You simply pay $2.25 (£1.54) at the toll-booth, and cross the bridge over the Rio Grande from El Paso, Texas.
Ask the Mexican authorities and they will tell you that this is a major factor fuelling the drug wars raging in cities like Juarez.
They argue the lax border controls make it easier for money and guns to flow south from the US.
It is estimated that at least 90% of the guns used by the Mexican drug trafficking organisations have come from the US.
In an interview with the BBC, the chairman of the US Senate Homeland Security Committee, Joe Lieberman, agreed that the border controls are too lax.
"It's been a fact of life that except for occasional random inspections, the American border authorities do not make exit inspections of people and vehicles when leaving the country. That's got to stop," he said.
According to a New York Times editorial, "a vast arms bazaar is rampant along the four border states, enabled by porous to non-existent American gun laws.
"The hypocrisy grows all too gruesome: The US Justice Department pronounced the Mexican drug cartels "a national security threat" even as American gun dealers along the border were busily arming the cartels' murderous gangs."
There is a political dimension to all this, one of the fierce debates which rages periodically in the US concerns the right to bear arms.
In Mexico, they would like the US to restrict sales but that is not likely to happen anytime soon.
The bigger issue, however, is that drugs smuggling is a multi-billion dollar business.
Senator Lieberman acknowledges that between $8bn and $24bn in drug profits flow back into Mexico from the US every year.
Drug smuggling is lucrative and the cartels will fight and adapt to maintain their grip on it.
To say that Mexico is a failed state is absolutely false
Still, Mexican President Felipe Calderon says he hopes to quell his country's rampant drug violence by the end of his term in 2012, and disputes US fears that his government is losing control of its territory.
The Mexican government says that the violence that killed more than 1,000 people nationwide in the first eight weeks of 2009 is a sign that the cartels are under pressure from military and police operations nationwide, as well as turf wars among themselves.
"To say that Mexico is a failed state is absolutely false," President Calderon said in a recent interview.
"I have not lost any part - any single part - of Mexican territory."
The Mexican Attorney General Eduardo Medina Mora also believes that the increase in violence reflects how the drug cartels are falling apart.
He points out that street prices of cocaine in the US have doubled in the last three years, while purity has dropped by 35%.
Mr Medina Mora predicted that Mexico is "reaching the peak" of the violence.
The government's goal is to make smuggling through Mexico so difficult that the drug gangs are forced to look elsewhere.
That, in many ways, is a crucial point, Mexico is trying to shift the problem, but it does not feel it can end it.
Despite decades of trying to eradicate Latin American drug production and trafficking, illegal narcotics are still getting into US cities.
The levels of violence Colombia experienced in the 1980s for example have been significantly reduced, but the country is still a major producer of cocaine.

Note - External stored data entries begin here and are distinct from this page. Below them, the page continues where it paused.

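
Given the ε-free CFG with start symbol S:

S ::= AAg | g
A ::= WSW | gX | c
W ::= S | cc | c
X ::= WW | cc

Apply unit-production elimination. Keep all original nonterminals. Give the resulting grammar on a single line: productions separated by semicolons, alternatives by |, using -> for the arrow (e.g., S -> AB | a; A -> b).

Unit productions: W->S.
Unit pairs (A ⇒* B via units): (W,S).
S: inherits non-unit rules of {S} → AAg | g.
A: inherits non-unit rules of {A} → WSW | c | gX.
W: inherits non-unit rules of {S, W} → AAg | c | cc | g.
X: inherits non-unit rules of {X} → WW | cc.

S -> g | AAg; A -> c | gX | WSW; W -> c | g | cc | AAg; X -> WW | cc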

As one former security official in Juarez, who preferred not to be named for his own safety, said "trafficking won't stop while a lucrative market exists."
Some suggest that decriminalising certain drugs would significantly dent the cartel's profits.
The US, however, shows no sign of being ready for a national debate about decriminalising illegal narcotics.
There is also the issue of corruption in Mexico where decades of rule by one party helped encourage corruption.
Since coming to office in December 2006, President Calderon has been trying to remove corrupt officials across the country.
However huge drug profits allow the cartels to pay off local officials.
The former security official from Juarez said the army must clean up the city, and remove corrupt people from their posts, but: "what I've not heard is anybody ask 'what's next?'" after the officials have been removed.
"What's the plan? How do you keep the new police clean? Let's suppose they get $200 a week so you put the wage up to $400. It won't stop them receiving $10,000 a month from the cartels."
"How do you keep tabs on them?" he asked.
The US and Mexico have vowed to work together on the problem, and say they are making progress.
Both sides must know though that the best solution may in the end be to stop the drugs- related violence.
So far no one's come up with a way of ending the drugs trade itself.